Tuesday, November 10, 2015

Trapping Boat Research at Hannaford Career Center

In a reprise of last year's class I am back again co-teaching the Hannaford Career Center's STEM class with Jake Burnham.  We brought two trapping boats into class, these built by different trappers than last year's boats.


Earle Bessette with the trapping boat he built in the early 1960s.  He said he copied the boats of a nearby trapper.  This is the smallest trapping boat I have seen, but Earle trapped a very narrow waterway in New Haven, Vermont.  The boat also has a plywood bottom, because as Earle said he didn't want to deal with a leaky bottom.  Smart man.


The other boat comes from the Mulliss farm in Bridport.  It is believe to have been built and used by Orville Mulliss, but we don't know this absolutely.  Its also the largest boat we've looked at and may not have been a trapping boat but used on the lake for fishing.
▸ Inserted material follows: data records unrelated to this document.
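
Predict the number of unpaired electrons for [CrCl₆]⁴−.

Each chloride is −1; balancing the −4 overall charge requires Cr(II).
Group 6 minus oxidation state 2 gives a d⁴ configuration.
The spin state decides the count: Chloride is a weak-field ligand for a first-row metal, so the complex is high-spin.
An octahedral high-spin d⁴ ion is t₂g³e_g¹, giving 4 unpaired electrons.

4 unpaired electrons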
Students got right into taking the lines (measuring) the boats in preparation for drawing them in CAD.


Then came lofting, drawing the boats full-size.  This allows students to correct any errors in the lines-taking, fairing the lines to get as close an approximation of the true boat shape.


Once again we invited Greg Sharrow from the Vermont Folklife Center in to give students a training in oral interviewing techniques.  We interviewed Raymond "Bud" Bodette of Bridport on his memories of trapping and fish shooting.  His family had a trapping camp on the back of their farm.


We also visited the Hatch farm in Panton and looked at six of seven historic trappings boats built by Gerald Hatch from the 1950s to the early 1970s.  His son Pat has given us several interviews over the years and we have built replicas of two of these boats.